É daqui que temos de continuar. Temos uma teologia para desenvolver, precisamos, sob essa nova ótica, repensar a teologia sistemática e a identidade protestante; temos uma espiritualidade para retomar, a espiritualidade do Cordeiro; temos uma igreja para edificar, de modo que, pelo menos nela, todas as raças e classes desapareçam dando lugar à única raça que Deus criou, a raça humana; e, com o fim das classes, todos sejam gente como gente tem de ser, à imagem de Jesus de Nazaré.
Temos um
país para influenciar, temos profecia a proferir. Precisamos refletir, a partir
dessa compreensão teológica, sobre o labor político e partidário; sobre
economia; sobre genética; sobre bioengenharia; sobre a globalização, sobre a
chamada pós-modernidade, sobre a nova sexualidade, sobre a fermentação
religiosa, sobre o desafio do Islã, sobre formas de fazer entendida a mensagem
da cruz, num mundo em mutação; sobre a questão agrária e o meio ambiente; sobre
a urbanização na América Latina; sobre a relação da igreja com o estado.

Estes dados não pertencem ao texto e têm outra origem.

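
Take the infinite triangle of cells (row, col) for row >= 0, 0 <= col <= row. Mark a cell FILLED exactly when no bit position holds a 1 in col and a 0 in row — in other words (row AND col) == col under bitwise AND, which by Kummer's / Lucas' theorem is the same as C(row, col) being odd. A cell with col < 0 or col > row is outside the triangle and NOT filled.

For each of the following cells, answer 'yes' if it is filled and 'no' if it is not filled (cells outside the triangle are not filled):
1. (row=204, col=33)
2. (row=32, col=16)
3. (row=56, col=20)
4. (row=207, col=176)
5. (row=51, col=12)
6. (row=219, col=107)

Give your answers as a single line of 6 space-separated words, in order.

(204,33): row=0b11001100, col=0b100001, row AND col = 0b0 = 0; 0 != 33 -> empty
(32,16): row=0b100000, col=0b10000, row AND col = 0b0 = 0; 0 != 16 -> empty
(56,20): row=0b111000, col=0b10100, row AND col = 0b10000 = 16; 16 != 20 -> empty
(207,176): row=0b11001111, col=0b10110000, row AND col = 0b10000000 = 128; 128 != 176 -> empty
(51,12): row=0b110011, col=0b1100, row AND col = 0b0 = 0; 0 != 12 -> empty
(219,107): row=0b11011011, col=0b1101011, row AND col = 0b1001011 = 75; 75 != 107 -> empty

Answer: no no no no no no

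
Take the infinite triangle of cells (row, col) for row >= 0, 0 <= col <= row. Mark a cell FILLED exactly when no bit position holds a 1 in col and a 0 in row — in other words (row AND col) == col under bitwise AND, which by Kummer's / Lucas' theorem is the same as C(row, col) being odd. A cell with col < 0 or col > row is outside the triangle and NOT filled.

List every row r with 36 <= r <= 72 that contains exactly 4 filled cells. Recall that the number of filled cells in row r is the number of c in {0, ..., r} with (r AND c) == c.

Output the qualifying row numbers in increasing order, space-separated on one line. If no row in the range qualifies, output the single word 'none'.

Row r has 2^popcount(r) filled cells, so we need popcount(r) = log2(4) = 2.
Scan r = 36..72 and keep those with exactly 2 one-bits:
r=36=100100 popcount=2 -> KEEP
r=37=100101 popcount=3 -> skip
r=38=100110 popcount=3 -> skip
r=39=100111 popcount=4 -> skip
r=40=101000 popcount=2 -> KEEP
r=41=101001 popcount=3 -> skip
r=42=101010 popcount=3 -> skip
r=43=101011 popcount=4 -> skip
r=44=101100 popcount=3 -> skip
r=45=101101 popcount=4 -> skip
r=46=101110 popcount=4 -> skip
r=47=101111 popcount=5 -> skip
r=48=110000 popcount=2 -> KEEP
r=49=110001 popcount=3 -> skip
r=50=110010 popcount=3 -> skip
r=51=110011 popcount=4 -> skip
r=52=110100 popcount=3 -> skip
r=53=110101 popcount=4 -> skip
r=54=110110 popcount=4 -> skip
r=55=110111 popcount=5 -> skip
r=56=111000 popcount=3 -> skip
r=57=111001 popcount=4 -> skip
r=58=111010 popcount=4 -> skip
r=59=111011 popcount=5 -> skip
r=60=111100 popcount=4 -> skip
r=61=111101 popcount=5 -> skip
r=62=111110 popcount=5 -> skip
r=63=111111 popcount=6 -> skip
r=64=1000000 popcount=1 -> skip
r=65=1000001 popcount=2 -> KEEP
r=66=1000010 popcount=2 -> KEEP
r=67=1000011 popcount=3 -> skip
r=68=1000100 popcount=2 -> KEEP
r=69=1000101 popcount=3 -> skip
r=70=1000110 popcount=3 -> skip
r=71=1000111 popcount=4 -> skip
r=72=1001000 popcount=2 -> KEEP
Kept rows: 36 40 48 65 66 68 72

Answer: 36 40 48 65 66 68 72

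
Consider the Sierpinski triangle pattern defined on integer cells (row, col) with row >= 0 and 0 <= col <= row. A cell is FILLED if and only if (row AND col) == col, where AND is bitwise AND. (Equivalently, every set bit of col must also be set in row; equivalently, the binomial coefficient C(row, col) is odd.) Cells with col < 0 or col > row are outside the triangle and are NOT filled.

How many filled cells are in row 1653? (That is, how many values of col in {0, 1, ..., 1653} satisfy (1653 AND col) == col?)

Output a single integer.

Answer: 128

Derivation:
1653 in binary = 11001110101
popcount(1653) = number of 1-bits in 11001110101 = 7
A col c satisfies (1653 AND c) == c iff every set bit of c is also set in 1653; each of the 7 set bits of 1653 can independently be on or off in c.
count = 2^7 = 128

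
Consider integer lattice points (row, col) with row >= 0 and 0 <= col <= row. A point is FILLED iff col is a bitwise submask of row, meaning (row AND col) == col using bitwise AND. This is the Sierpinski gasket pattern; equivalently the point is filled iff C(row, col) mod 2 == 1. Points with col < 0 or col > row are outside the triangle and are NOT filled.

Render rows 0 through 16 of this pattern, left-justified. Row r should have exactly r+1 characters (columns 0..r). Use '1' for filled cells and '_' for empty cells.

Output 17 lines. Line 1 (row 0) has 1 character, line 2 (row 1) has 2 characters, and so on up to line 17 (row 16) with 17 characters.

r0=0: 1
r1=1: 11
r2=10: 1_1
r3=11: 1111
r4=100: 1___1
r5=101: 11__11
r6=110: 1_1_1_1
r7=111: 11111111
r8=1000: 1_______1
r9=1001: 11______11
r10=1010: 1_1_____1_1
r11=1011: 1111____1111
r12=1100: 1___1___1___1
r13=1101: 11__11__11__11
r14=1110: 1_1_1_1_1_1_1_1
r15=1111: 1111111111111111
r16=10000: 1_______________1

Answer: 1
11
1_1
1111
1___1
11__11
1_1_1_1
11111111
1_______1
11______11
1_1_____1_1
1111____1111
1___1___1___1
11__11__11__11
1_1_1_1_1_1_1_1
1111111111111111
1_______________1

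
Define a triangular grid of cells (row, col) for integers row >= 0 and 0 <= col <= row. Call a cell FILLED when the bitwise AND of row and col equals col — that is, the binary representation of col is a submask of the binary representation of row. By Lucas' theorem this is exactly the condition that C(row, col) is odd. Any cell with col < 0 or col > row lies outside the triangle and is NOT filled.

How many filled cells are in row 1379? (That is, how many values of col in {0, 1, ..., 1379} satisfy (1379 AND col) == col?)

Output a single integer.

Answer: 64

Derivation:
1379 in binary = 10101100011
popcount(1379) = number of 1-bits in 10101100011 = 6
A col c satisfies (1379 AND c) == c iff every set bit of c is also set in 1379; each of the 6 set bits of 1379 can independently be on or off in c.
count = 2^6 = 64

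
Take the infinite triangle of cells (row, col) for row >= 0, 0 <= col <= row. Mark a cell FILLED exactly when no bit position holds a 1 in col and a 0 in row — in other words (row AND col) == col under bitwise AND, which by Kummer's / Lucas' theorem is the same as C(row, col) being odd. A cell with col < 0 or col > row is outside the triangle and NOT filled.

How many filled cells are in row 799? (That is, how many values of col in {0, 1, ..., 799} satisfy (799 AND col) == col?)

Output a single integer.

799 in binary = 1100011111
popcount(799) = number of 1-bits in 1100011111 = 7
A col c satisfies (799 AND c) == c iff every set bit of c is also set in 799; each of the 7 set bits of 799 can independently be on or off in c.
count = 2^7 = 128

Answer: 128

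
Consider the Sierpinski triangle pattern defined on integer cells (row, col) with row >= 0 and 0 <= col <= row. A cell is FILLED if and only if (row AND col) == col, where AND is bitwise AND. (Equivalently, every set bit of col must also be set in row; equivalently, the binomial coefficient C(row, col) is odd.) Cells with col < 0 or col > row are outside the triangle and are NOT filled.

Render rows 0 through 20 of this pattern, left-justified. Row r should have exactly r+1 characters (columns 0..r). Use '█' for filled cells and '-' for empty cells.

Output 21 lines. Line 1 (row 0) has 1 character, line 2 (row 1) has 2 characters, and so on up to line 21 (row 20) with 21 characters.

r0=0: █
r1=1: ██
r2=10: █-█
r3=11: ████
r4=100: █---█
r5=101: ██--██
r6=110: █-█-█-█
r7=111: ████████
r8=1000: █-------█
r9=1001: ██------██
r10=1010: █-█-----█-█
r11=1011: ████----████
r12=1100: █---█---█---█
r13=1101: ██--██--██--██
r14=1110: █-█-█-█-█-█-█-█
r15=1111: ████████████████
r16=10000: █---------------█
r17=10001: ██--------------██
r18=10010: █-█-------------█-█
r19=10011: ████------------████
r20=10100: █---█-----------█---█

Answer: █
██
█-█
████
█---█
██--██
█-█-█-█
████████
█-------█
██------██
█-█-----█-█
████----████
█---█---█---█
██--██--██--██
█-█-█-█-█-█-█-█
████████████████
█---------------█
██--------------██
█-█-------------█-█
████------------████
█---█-----------█---█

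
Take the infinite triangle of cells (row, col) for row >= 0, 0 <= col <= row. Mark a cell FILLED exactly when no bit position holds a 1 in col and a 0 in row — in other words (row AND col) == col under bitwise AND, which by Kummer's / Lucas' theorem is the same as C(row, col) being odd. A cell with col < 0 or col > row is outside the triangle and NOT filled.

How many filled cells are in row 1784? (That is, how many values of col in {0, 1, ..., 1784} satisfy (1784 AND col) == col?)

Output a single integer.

Answer: 128

Derivation:
1784 in binary = 11011111000
popcount(1784) = number of 1-bits in 11011111000 = 7
A col c satisfies (1784 AND c) == c iff every set bit of c is also set in 1784; each of the 7 set bits of 1784 can independently be on or off in c.
count = 2^7 = 128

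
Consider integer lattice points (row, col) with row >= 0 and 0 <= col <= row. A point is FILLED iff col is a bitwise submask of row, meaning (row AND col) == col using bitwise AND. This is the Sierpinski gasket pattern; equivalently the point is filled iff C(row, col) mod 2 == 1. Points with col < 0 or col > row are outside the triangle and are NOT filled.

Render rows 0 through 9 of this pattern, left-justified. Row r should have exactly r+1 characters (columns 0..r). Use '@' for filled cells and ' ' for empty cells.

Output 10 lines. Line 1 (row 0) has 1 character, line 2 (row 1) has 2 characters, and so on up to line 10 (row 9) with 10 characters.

r0=0: @
r1=1: @@
r2=10: @ @
r3=11: @@@@
r4=100: @   @
r5=101: @@  @@
r6=110: @ @ @ @
r7=111: @@@@@@@@
r8=1000: @       @
r9=1001: @@      @@

Answer: @
@@
@ @
@@@@
@   @
@@  @@
@ @ @ @
@@@@@@@@
@       @
@@      @@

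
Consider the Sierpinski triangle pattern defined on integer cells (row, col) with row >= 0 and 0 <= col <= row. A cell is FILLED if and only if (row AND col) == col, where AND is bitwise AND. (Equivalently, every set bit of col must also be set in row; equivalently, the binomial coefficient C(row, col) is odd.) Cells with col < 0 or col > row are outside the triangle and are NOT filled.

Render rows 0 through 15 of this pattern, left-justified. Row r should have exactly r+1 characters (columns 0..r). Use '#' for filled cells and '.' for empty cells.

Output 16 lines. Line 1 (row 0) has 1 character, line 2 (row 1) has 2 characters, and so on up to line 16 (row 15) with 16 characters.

Answer: #
##
#.#
####
#...#
##..##
#.#.#.#
########
#.......#
##......##
#.#.....#.#
####....####
#...#...#...#
##..##..##..##
#.#.#.#.#.#.#.#
################

Derivation:
r0=0: #
r1=1: ##
r2=10: #.#
r3=11: ####
r4=100: #...#
r5=101: ##..##
r6=110: #.#.#.#
r7=111: ########
r8=1000: #.......#
r9=1001: ##......##
r10=1010: #.#.....#.#
r11=1011: ####....####
r12=1100: #...#...#...#
r13=1101: ##..##..##..##
r14=1110: #.#.#.#.#.#.#.#
r15=1111: ################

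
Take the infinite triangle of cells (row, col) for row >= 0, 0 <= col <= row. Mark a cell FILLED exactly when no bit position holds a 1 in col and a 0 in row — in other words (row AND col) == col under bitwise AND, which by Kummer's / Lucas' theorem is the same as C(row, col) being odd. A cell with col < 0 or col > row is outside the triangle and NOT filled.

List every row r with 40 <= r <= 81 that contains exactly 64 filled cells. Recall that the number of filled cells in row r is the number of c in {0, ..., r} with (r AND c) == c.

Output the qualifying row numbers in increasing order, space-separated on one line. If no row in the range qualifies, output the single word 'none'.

Row r has 2^popcount(r) filled cells, so we need popcount(r) = log2(64) = 6.
Scan r = 40..81 and keep those with exactly 6 one-bits:
r=40=101000 popcount=2 -> skip
r=41=101001 popcount=3 -> skip
r=42=101010 popcount=3 -> skip
r=43=101011 popcount=4 -> skip
r=44=101100 popcount=3 -> skip
r=45=101101 popcount=4 -> skip
r=46=101110 popcount=4 -> skip
r=47=101111 popcount=5 -> skip
r=48=110000 popcount=2 -> skip
r=49=110001 popcount=3 -> skip
r=50=110010 popcount=3 -> skip
r=51=110011 popcount=4 -> skip
r=52=110100 popcount=3 -> skip
r=53=110101 popcount=4 -> skip
r=54=110110 popcount=4 -> skip
r=55=110111 popcount=5 -> skip
r=56=111000 popcount=3 -> skip
r=57=111001 popcount=4 -> skip
r=58=111010 popcount=4 -> skip
r=59=111011 popcount=5 -> skip
r=60=111100 popcount=4 -> skip
r=61=111101 popcount=5 -> skip
r=62=111110 popcount=5 -> skip
r=63=111111 popcount=6 -> KEEP
r=64=1000000 popcount=1 -> skip
r=65=1000001 popcount=2 -> skip
r=66=1000010 popcount=2 -> skip
r=67=1000011 popcount=3 -> skip
r=68=1000100 popcount=2 -> skip
r=69=1000101 popcount=3 -> skip
r=70=1000110 popcount=3 -> skip
r=71=1000111 popcount=4 -> skip
r=72=1001000 popcount=2 -> skip
r=73=1001001 popcount=3 -> skip
r=74=1001010 popcount=3 -> skip
r=75=1001011 popcount=4 -> skip
r=76=1001100 popcount=3 -> skip
r=77=1001101 popcount=4 -> skip
r=78=1001110 popcount=4 -> skip
r=79=1001111 popcount=5 -> skip
r=80=1010000 popcount=2 -> skip
r=81=1010001 popcount=3 -> skip
Kept rows: 63

Answer: 63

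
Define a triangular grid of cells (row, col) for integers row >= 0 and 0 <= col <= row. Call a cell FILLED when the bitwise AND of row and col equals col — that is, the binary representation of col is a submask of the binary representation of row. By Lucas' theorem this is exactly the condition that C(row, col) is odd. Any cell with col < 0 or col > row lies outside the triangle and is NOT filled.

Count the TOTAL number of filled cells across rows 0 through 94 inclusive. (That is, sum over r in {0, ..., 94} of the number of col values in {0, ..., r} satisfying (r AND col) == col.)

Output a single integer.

r0=0 pc0: +1 =1
r1=1 pc1: +2 =3
r2=10 pc1: +2 =5
r3=11 pc2: +4 =9
r4=100 pc1: +2 =11
r5=101 pc2: +4 =15
r6=110 pc2: +4 =19
r7=111 pc3: +8 =27
r8=1000 pc1: +2 =29
r9=1001 pc2: +4 =33
r10=1010 pc2: +4 =37
r11=1011 pc3: +8 =45
r12=1100 pc2: +4 =49
r13=1101 pc3: +8 =57
r14=1110 pc3: +8 =65
r15=1111 pc4: +16 =81
r16=10000 pc1: +2 =83
r17=10001 pc2: +4 =87
r18=10010 pc2: +4 =91
r19=10011 pc3: +8 =99
r20=10100 pc2: +4 =103
r21=10101 pc3: +8 =111
r22=10110 pc3: +8 =119
r23=10111 pc4: +16 =135
r24=11000 pc2: +4 =139
r25=11001 pc3: +8 =147
r26=11010 pc3: +8 =155
r27=11011 pc4: +16 =171
r28=11100 pc3: +8 =179
r29=11101 pc4: +16 =195
r30=11110 pc4: +16 =211
r31=11111 pc5: +32 =243
r32=100000 pc1: +2 =245
r33=100001 pc2: +4 =249
r34=100010 pc2: +4 =253
r35=100011 pc3: +8 =261
r36=100100 pc2: +4 =265
r37=100101 pc3: +8 =273
r38=100110 pc3: +8 =281
r39=100111 pc4: +16 =297
r40=101000 pc2: +4 =301
r41=101001 pc3: +8 =309
r42=101010 pc3: +8 =317
r43=101011 pc4: +16 =333
r44=101100 pc3: +8 =341
r45=101101 pc4: +16 =357
r46=101110 pc4: +16 =373
r47=101111 pc5: +32 =405
r48=110000 pc2: +4 =409
r49=110001 pc3: +8 =417
r50=110010 pc3: +8 =425
r51=110011 pc4: +16 =441
r52=110100 pc3: +8 =449
r53=110101 pc4: +16 =465
r54=110110 pc4: +16 =481
r55=110111 pc5: +32 =513
r56=111000 pc3: +8 =521
r57=111001 pc4: +16 =537
r58=111010 pc4: +16 =553
r59=111011 pc5: +32 =585
r60=111100 pc4: +16 =601
r61=111101 pc5: +32 =633
r62=111110 pc5: +32 =665
r63=111111 pc6: +64 =729
r64=1000000 pc1: +2 =731
r65=1000001 pc2: +4 =735
r66=1000010 pc2: +4 =739
r67=1000011 pc3: +8 =747
r68=1000100 pc2: +4 =751
r69=1000101 pc3: +8 =759
r70=1000110 pc3: +8 =767
r71=1000111 pc4: +16 =783
r72=1001000 pc2: +4 =787
r73=1001001 pc3: +8 =795
r74=1001010 pc3: +8 =803
r75=1001011 pc4: +16 =819
r76=1001100 pc3: +8 =827
r77=1001101 pc4: +16 =843
r78=1001110 pc4: +16 =859
r79=1001111 pc5: +32 =891
r80=1010000 pc2: +4 =895
r81=1010001 pc3: +8 =903
r82=1010010 pc3: +8 =911
r83=1010011 pc4: +16 =927
r84=1010100 pc3: +8 =935
r85=1010101 pc4: +16 =951
r86=1010110 pc4: +16 =967
r87=1010111 pc5: +32 =999
r88=1011000 pc3: +8 =1007
r89=1011001 pc4: +16 =1023
r90=1011010 pc4: +16 =1039
r91=1011011 pc5: +32 =1071
r92=1011100 pc4: +16 =1087
r93=1011101 pc5: +32 =1119
r94=1011110 pc5: +32 =1151

Answer: 1151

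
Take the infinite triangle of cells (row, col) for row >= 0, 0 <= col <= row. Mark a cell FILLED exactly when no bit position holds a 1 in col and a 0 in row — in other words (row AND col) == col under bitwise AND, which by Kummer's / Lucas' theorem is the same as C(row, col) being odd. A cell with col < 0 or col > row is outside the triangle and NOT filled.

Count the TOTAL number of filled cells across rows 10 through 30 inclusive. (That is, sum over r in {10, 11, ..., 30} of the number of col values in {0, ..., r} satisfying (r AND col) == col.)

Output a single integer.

r10=1010 pc2: +4 =4
r11=1011 pc3: +8 =12
r12=1100 pc2: +4 =16
r13=1101 pc3: +8 =24
r14=1110 pc3: +8 =32
r15=1111 pc4: +16 =48
r16=10000 pc1: +2 =50
r17=10001 pc2: +4 =54
r18=10010 pc2: +4 =58
r19=10011 pc3: +8 =66
r20=10100 pc2: +4 =70
r21=10101 pc3: +8 =78
r22=10110 pc3: +8 =86
r23=10111 pc4: +16 =102
r24=11000 pc2: +4 =106
r25=11001 pc3: +8 =114
r26=11010 pc3: +8 =122
r27=11011 pc4: +16 =138
r28=11100 pc3: +8 =146
r29=11101 pc4: +16 =162
r30=11110 pc4: +16 =178

Answer: 178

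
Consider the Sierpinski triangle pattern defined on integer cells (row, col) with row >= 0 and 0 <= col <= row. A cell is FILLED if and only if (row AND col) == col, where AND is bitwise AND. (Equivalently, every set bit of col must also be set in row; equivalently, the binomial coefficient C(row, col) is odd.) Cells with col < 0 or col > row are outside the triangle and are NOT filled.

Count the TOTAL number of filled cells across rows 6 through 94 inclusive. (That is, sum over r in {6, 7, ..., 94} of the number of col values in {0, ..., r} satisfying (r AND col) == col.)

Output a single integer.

r6=110 pc2: +4 =4
r7=111 pc3: +8 =12
r8=1000 pc1: +2 =14
r9=1001 pc2: +4 =18
r10=1010 pc2: +4 =22
r11=1011 pc3: +8 =30
r12=1100 pc2: +4 =34
r13=1101 pc3: +8 =42
r14=1110 pc3: +8 =50
r15=1111 pc4: +16 =66
r16=10000 pc1: +2 =68
r17=10001 pc2: +4 =72
r18=10010 pc2: +4 =76
r19=10011 pc3: +8 =84
r20=10100 pc2: +4 =88
r21=10101 pc3: +8 =96
r22=10110 pc3: +8 =104
r23=10111 pc4: +16 =120
r24=11000 pc2: +4 =124
r25=11001 pc3: +8 =132
r26=11010 pc3: +8 =140
r27=11011 pc4: +16 =156
r28=11100 pc3: +8 =164
r29=11101 pc4: +16 =180
r30=11110 pc4: +16 =196
r31=11111 pc5: +32 =228
r32=100000 pc1: +2 =230
r33=100001 pc2: +4 =234
r34=100010 pc2: +4 =238
r35=100011 pc3: +8 =246
r36=100100 pc2: +4 =250
r37=100101 pc3: +8 =258
r38=100110 pc3: +8 =266
r39=100111 pc4: +16 =282
r40=101000 pc2: +4 =286
r41=101001 pc3: +8 =294
r42=101010 pc3: +8 =302
r43=101011 pc4: +16 =318
r44=101100 pc3: +8 =326
r45=101101 pc4: +16 =342
r46=101110 pc4: +16 =358
r47=101111 pc5: +32 =390
r48=110000 pc2: +4 =394
r49=110001 pc3: +8 =402
r50=110010 pc3: +8 =410
r51=110011 pc4: +16 =426
r52=110100 pc3: +8 =434
r53=110101 pc4: +16 =450
r54=110110 pc4: +16 =466
r55=110111 pc5: +32 =498
r56=111000 pc3: +8 =506
r57=111001 pc4: +16 =522
r58=111010 pc4: +16 =538
r59=111011 pc5: +32 =570
r60=111100 pc4: +16 =586
r61=111101 pc5: +32 =618
r62=111110 pc5: +32 =650
r63=111111 pc6: +64 =714
r64=1000000 pc1: +2 =716
r65=1000001 pc2: +4 =720
r66=1000010 pc2: +4 =724
r67=1000011 pc3: +8 =732
r68=1000100 pc2: +4 =736
r69=1000101 pc3: +8 =744
r70=1000110 pc3: +8 =752
r71=1000111 pc4: +16 =768
r72=1001000 pc2: +4 =772
r73=1001001 pc3: +8 =780
r74=1001010 pc3: +8 =788
r75=1001011 pc4: +16 =804
r76=1001100 pc3: +8 =812
r77=1001101 pc4: +16 =828
r78=1001110 pc4: +16 =844
r79=1001111 pc5: +32 =876
r80=1010000 pc2: +4 =880
r81=1010001 pc3: +8 =888
r82=1010010 pc3: +8 =896
r83=1010011 pc4: +16 =912
r84=1010100 pc3: +8 =920
r85=1010101 pc4: +16 =936
r86=1010110 pc4: +16 =952
r87=1010111 pc5: +32 =984
r88=1011000 pc3: +8 =992
r89=1011001 pc4: +16 =1008
r90=1011010 pc4: +16 =1024
r91=1011011 pc5: +32 =1056
r92=1011100 pc4: +16 =1072
r93=1011101 pc5: +32 =1104
r94=1011110 pc5: +32 =1136

Answer: 1136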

Temos de retomar o movimento de
missão transcultural,dentro e fora de nossas fronteiras.
Temos de
nos encontrar mais, trabalhar mais juntos, abrir o círculo para que novos não
só sejam atraídos, como já o estão sendo, mas, para que se sintam bem vindos e
em casa. Temos um reino para viver e para manifestar. E não estamos sós: o
Senhor Jesus está onde sempre esteve, reinando sobre sua Igreja e
sobre todo o universo; e o Espírito Santo está aqui, pairando sobre o caos,
soprando vida, levando a Igreja que está no Brasil a um avivamento que ainda
não conheceu, o avivamento que chama à história o clamor de Jesus, retratado
por Lucas: “Bem aventurados os pobres porque deles é o Reino de Deus."